Not Business As Usual
The advent of the internet sent a fledgling Information Age into overdrive. No longer did Americans have to wait for news to leave the printing press and ride on a truck or in the basket of a bicycle to their front porches. News was more accessible than ever before in human history.
But news organizations, which had long relied on advertising dollars, saw their business models in peril. eBay quickly killed the classified ad. Traditional advertisers were slower to make the switch, but 31 years after the launch of the World Wide Web, the impact on the industry is abundantly clear.
“As tech behemoths like Google and Facebook have taken more and more of the advertising dollars that used to fund a robust lineup of reporting in print, television and online, many outlets have failed,” says Joshua Green ’94, Bloomberg Businessweek’s senior national correspondent and political reporter. “Or [they’ve] been acquired by rapacious private equity companies with no sense of civic obligation or responsibility, which have bled them dry or reduced them to a shell of what they once were.”
That’s exactly what happened to the Standard-Times of New Bedford, Massachusetts, says Daniella Melo ’04, founder and board member of the independent nonprofit publication The New Bedford Light.
“It was bought and sold several times, first by News Corp, then by a private equity firm [Fortress Investment Group]. Each time, progressively more people are fired and the paper gets smaller. The coverage lessens. Soon, there was very little investigative reporting happening,” Melo says. “And that has happened to a lot of papers across the United States.”
Freelance reporter Tara Law ’14 says the pressure on those who remain is immense.
“There’s a sense that we’re always racing. There’s pressure to publish much faster. Junior reporters have fewer opportunities to build up a place in a field now because they’re expected to be generalists. It makes it harder to publish truly in-depth pieces that are much more important for readers,” she says.
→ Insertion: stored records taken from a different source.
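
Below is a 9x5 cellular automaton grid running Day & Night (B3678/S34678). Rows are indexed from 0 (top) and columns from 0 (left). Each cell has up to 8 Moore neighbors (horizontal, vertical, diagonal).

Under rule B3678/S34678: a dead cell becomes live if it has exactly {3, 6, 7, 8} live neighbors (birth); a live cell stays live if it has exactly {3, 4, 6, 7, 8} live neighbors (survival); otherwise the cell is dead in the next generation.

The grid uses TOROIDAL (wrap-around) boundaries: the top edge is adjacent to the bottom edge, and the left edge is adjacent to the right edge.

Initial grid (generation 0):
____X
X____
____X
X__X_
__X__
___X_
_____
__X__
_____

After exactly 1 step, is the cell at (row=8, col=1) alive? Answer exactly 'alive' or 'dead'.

Simulating step by step:
Generation 0 (given above): 8 live cells
Generation 1: 6 live cells
_____
____X
X___X
____X
___XX
_____
_____
_____
_____

Cell (8,1) at generation 1: 0 -> dead

Answer: dead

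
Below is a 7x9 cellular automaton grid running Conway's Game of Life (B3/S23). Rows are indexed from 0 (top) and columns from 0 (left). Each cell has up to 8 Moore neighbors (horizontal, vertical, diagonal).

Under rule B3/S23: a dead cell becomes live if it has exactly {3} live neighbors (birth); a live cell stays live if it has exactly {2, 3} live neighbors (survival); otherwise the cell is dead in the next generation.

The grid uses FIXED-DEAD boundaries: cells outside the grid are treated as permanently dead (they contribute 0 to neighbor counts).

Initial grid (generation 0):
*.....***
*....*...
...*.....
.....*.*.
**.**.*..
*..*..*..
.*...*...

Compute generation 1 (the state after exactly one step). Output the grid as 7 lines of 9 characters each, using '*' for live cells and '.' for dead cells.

Answer: ......**.
......**.
....*.*..
..**.**..
*****.**.
*..*..*..
.........

Derivation:
Simulating step by step:
Generation 0 (given above): 19 live cells
Generation 1: 20 live cells
(generation 1 grid is the final answer)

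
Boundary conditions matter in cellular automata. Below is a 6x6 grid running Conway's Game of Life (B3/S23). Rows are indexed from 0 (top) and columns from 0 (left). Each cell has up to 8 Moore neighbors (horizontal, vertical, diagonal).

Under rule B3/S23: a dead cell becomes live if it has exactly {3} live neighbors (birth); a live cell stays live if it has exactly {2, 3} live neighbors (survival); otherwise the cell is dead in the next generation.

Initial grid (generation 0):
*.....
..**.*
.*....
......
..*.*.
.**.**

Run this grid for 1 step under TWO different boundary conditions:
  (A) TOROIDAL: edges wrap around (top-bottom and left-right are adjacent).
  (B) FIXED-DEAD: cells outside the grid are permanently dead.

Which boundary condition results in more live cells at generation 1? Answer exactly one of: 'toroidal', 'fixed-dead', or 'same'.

Answer: toroidal

Derivation:
Under TOROIDAL boundary, generation 1:
*.....
***...
..*...
......
.**.**
***.**
Population = 14

Under FIXED-DEAD boundary, generation 1:
......
.**...
..*...
......
.**.**
.**.**
Population = 11

Comparison: toroidal=14, fixed-dead=11 -> toroidal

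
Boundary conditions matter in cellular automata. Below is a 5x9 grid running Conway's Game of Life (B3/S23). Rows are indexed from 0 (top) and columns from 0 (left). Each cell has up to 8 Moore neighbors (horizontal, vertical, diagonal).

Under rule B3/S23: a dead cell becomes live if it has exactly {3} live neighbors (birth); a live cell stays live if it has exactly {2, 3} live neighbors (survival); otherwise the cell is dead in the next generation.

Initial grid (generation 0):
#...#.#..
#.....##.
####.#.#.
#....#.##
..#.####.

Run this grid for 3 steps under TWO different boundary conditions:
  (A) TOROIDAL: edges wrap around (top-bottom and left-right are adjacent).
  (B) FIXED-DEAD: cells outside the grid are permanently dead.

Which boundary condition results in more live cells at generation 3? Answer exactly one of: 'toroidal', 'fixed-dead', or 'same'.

Answer: fixed-dead

Derivation:
Under TOROIDAL boundary, generation 3:
#...#....
....##...
.#.###...
#.#..#..#
######..#
Population = 19

Under FIXED-DEAD boundary, generation 3:
...#####.
.##....#.
..#.##..#
.######.#
......#.#
Population = 21

Comparison: toroidal=19, fixed-dead=21 -> fixed-dead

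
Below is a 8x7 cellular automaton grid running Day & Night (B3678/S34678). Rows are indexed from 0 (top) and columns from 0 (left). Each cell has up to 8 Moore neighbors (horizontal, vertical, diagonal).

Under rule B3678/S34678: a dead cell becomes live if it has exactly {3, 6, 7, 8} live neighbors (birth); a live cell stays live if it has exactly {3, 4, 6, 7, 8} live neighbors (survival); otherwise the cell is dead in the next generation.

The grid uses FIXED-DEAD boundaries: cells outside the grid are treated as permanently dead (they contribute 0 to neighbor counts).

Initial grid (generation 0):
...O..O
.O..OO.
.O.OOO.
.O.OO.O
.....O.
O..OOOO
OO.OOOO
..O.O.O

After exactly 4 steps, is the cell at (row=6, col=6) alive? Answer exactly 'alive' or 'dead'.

Simulating step by step:
Generation 0 (given above): 28 live cells
Generation 1: 23 live cells
....OO.
.....OO
O..OO.O
...O...
..O.O..
.OOOOOO
.O..OOO
.O..O..
Generation 2: 20 live cells
.....OO
...O..O
....O..
..OO.O.
.OOOO..
.OO..OO
OO...OO
.......
Generation 3: 16 live cells
.......
....O..
..O.OO.
.OO....
.OO.O.O
.....OO
.OO..OO
.......
Generation 4: 14 live cells
.......
...O.O.
.O.....
.OO.O..
.OOO...
...OO.O
.....OO
.......

Cell (6,6) at generation 4: 1 -> alive

Answer: alive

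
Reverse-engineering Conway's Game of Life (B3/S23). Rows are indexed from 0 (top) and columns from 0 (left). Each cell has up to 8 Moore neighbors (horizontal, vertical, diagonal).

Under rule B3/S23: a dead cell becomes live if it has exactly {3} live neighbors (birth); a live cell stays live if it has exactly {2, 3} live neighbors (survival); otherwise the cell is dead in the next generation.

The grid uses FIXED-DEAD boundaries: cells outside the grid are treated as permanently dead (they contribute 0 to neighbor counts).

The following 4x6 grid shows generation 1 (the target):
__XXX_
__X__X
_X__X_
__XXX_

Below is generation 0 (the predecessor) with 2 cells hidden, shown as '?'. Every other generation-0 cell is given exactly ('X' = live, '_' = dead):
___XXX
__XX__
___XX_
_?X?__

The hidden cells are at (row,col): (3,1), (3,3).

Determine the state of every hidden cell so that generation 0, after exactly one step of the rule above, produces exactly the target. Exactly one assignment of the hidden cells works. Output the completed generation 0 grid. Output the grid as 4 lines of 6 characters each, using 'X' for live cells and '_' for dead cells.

Hidden generation-0 cells (in order): (3,1), (3,3).
A hidden cell only influences target cells in its own 3x3 neighborhood. Try each of the 2^2 = 4 assignments, step the completed generation 0 forward once under B3/S23, and compare with the target:
  (3,1)=_ (3,3)=_ -> step gives (2,1)='_' but target has 'X' -> reject
  (3,1)=_ (3,3)=X -> step gives (2,1)='_' but target has 'X' -> reject
  (3,1)=X (3,3)=_ -> step gives (3,4)='_' but target has 'X' -> reject
  (3,1)=X (3,3)=X -> step reproduces the target at every cell -> ACCEPT
Unique solution: (3,1)=live, (3,3)=live.
Check: live-neighbor counts of every cell in the completed generation 0:
013331
013563
136531
113331
Applying B3/S23 to generation 0 with these counts gives:
__XXX_
__X__X
_X__X_
__XXX_
which matches the target exactly.

Answer: ___XXX
__XX__
___XX_
_XXX__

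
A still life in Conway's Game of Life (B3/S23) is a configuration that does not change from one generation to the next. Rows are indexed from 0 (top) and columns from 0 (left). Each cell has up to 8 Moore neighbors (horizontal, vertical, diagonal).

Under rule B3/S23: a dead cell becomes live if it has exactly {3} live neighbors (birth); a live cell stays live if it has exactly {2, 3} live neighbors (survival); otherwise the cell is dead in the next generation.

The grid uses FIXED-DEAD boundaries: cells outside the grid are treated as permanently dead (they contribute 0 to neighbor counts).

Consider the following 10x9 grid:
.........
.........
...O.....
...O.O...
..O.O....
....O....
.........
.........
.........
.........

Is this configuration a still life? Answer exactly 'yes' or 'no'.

Compute generation 1 and compare to generation 0 (given above):
Generation 1:
.........
.........
....O....
..OO.....
....OO...
...O.....
.........
.........
.........
.........
Cell (2,3) differs: gen0=1 vs gen1=0 -> NOT a still life.

Answer: no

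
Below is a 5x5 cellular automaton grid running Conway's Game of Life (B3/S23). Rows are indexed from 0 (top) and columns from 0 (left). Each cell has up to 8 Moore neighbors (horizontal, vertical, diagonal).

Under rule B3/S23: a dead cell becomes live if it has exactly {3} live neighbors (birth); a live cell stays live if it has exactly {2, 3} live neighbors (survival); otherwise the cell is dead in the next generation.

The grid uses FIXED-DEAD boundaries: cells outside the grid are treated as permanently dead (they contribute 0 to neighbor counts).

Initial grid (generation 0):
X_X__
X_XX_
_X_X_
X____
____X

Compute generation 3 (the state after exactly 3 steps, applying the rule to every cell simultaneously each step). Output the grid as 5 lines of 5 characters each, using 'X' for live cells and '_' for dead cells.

Answer: __XXX
X___X
XXXX_
_X___
_____

Derivation:
Simulating step by step:
Generation 0 (given above): 9 live cells
Generation 1: 7 live cells
__XX_
X__X_
XX_X_
_____
_____
Generation 2: 8 live cells
__XX_
X__XX
XXX__
_____
_____
Generation 3: 10 live cells
(generation 3 grid is the final answer)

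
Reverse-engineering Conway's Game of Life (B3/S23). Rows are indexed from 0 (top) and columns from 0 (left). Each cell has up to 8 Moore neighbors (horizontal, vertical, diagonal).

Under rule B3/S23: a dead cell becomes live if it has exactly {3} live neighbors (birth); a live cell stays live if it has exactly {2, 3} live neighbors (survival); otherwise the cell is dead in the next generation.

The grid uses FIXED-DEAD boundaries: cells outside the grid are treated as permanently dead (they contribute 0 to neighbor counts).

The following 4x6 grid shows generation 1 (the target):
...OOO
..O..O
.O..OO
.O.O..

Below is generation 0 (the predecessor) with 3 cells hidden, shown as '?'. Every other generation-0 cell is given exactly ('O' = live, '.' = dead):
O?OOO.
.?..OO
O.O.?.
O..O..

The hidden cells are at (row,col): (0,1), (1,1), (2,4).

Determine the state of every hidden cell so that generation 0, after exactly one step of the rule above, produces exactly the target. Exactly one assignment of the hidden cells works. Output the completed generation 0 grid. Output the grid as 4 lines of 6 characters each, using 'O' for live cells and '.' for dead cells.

Answer: O.OOO.
....OO
O.O.O.
O..O..

Derivation:
Hidden generation-0 cells (in order): (0,1), (1,1), (2,4).
A hidden cell only influences target cells in its own 3x3 neighborhood. Try each of the 2^3 = 8 assignments, step the completed generation 0 forward once under B3/S23, and compare with the target:
  (0,1)=. (1,1)=. (2,4)=. -> step gives (1,4)='O' but target has '.' -> reject
  (0,1)=. (1,1)=. (2,4)=O -> step reproduces the target at every cell -> ACCEPT
  (0,1)=. (1,1)=O (2,4)=. -> step gives (0,1)='O' but target has '.' -> reject
  (0,1)=. (1,1)=O (2,4)=O -> step gives (0,1)='O' but target has '.' -> reject
  (0,1)=O (1,1)=. (2,4)=. -> step gives (0,1)='O' but target has '.' -> reject
  (0,1)=O (1,1)=. (2,4)=O -> step gives (0,1)='O' but target has '.' -> reject
  (0,1)=O (1,1)=O (2,4)=. -> step gives (0,0)='O' but target has '.' -> reject
  (0,1)=O (1,1)=O (2,4)=O -> step gives (0,0)='O' but target has '.' -> reject
Unique solution: (0,1)=dead, (1,1)=dead, (2,4)=live.
Check: live-neighbor counts of every cell in the completed generation 0:
021333
243643
131433
132221
Applying B3/S23 to generation 0 with these counts gives:
...OOO
..O..O
.O..OO
.O.O..
which matches the target exactly.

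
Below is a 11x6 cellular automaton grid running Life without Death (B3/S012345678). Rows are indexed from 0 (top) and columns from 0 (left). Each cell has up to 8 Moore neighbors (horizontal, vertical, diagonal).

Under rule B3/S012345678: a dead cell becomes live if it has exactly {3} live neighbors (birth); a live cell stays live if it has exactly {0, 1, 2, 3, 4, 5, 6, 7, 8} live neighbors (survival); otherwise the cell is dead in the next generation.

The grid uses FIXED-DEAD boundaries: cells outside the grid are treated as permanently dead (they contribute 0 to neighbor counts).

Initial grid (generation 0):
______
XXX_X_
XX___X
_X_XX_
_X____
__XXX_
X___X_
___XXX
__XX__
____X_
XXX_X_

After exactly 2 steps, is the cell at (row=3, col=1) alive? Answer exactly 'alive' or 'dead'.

Answer: alive

Derivation:
Simulating step by step:
Generation 0 (given above): 26 live cells
Generation 1: 32 live cells
_X____
XXX_X_
XX___X
_X_XX_
_X____
_XXXX_
X_X_X_
__XXXX
__XX_X
____X_
XXXXX_
Generation 2: 37 live cells
XXX___
XXX_X_
XX___X
_X_XX_
XX____
XXXXX_
X_X_X_
__XXXX
__XX_X
____XX
XXXXX_

Cell (3,1) at generation 2: 1 -> alive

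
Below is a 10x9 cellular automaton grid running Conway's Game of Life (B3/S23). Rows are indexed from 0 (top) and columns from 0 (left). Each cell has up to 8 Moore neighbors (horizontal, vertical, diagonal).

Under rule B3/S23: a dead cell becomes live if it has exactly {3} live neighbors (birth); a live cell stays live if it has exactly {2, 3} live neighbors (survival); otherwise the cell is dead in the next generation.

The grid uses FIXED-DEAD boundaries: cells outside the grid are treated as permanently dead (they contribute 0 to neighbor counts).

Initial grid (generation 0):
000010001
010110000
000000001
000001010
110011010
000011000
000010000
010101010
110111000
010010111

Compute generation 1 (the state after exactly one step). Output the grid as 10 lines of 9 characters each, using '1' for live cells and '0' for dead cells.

Answer: 000110000
000110000
000010000
000011011
000000000
000100100
000100100
110101100
110100001
111110110

Derivation:
Simulating step by step:
Generation 0 (given above): 30 live cells
Generation 1: 29 live cells
(generation 1 grid is the final answer)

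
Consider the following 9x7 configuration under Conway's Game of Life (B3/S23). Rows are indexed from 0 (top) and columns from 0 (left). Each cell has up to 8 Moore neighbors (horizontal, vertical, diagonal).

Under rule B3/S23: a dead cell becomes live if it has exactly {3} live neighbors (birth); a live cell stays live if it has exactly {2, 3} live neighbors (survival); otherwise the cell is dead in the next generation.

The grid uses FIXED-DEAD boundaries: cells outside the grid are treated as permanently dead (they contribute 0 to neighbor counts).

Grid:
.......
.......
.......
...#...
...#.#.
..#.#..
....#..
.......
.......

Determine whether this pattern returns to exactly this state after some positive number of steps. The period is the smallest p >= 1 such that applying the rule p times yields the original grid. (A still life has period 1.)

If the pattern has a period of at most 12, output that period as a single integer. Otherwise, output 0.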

Martha Joynt Kumar ’63, an emeritus professor of political science at Towson University and director of the White House Transition Project, has spent decades recording and analyzing the relationship between journalists and the White House. A scholar of the presidency and the press, she’s gravely concerned about the degradation of news at the local level—and its impact on the national level.
“So many newspapers have gone out of business, leaving many areas important to citizens uncovered: budgeting at the local level, actions of the citizen council that people are asked to vote for,” she says.
“At the same time, the Associated Press is so important to bringing national news to the local level, but with fewer and fewer papers, it makes it more difficult for them to operate. We’re having a paucity of information that’s critical in a democratic society.”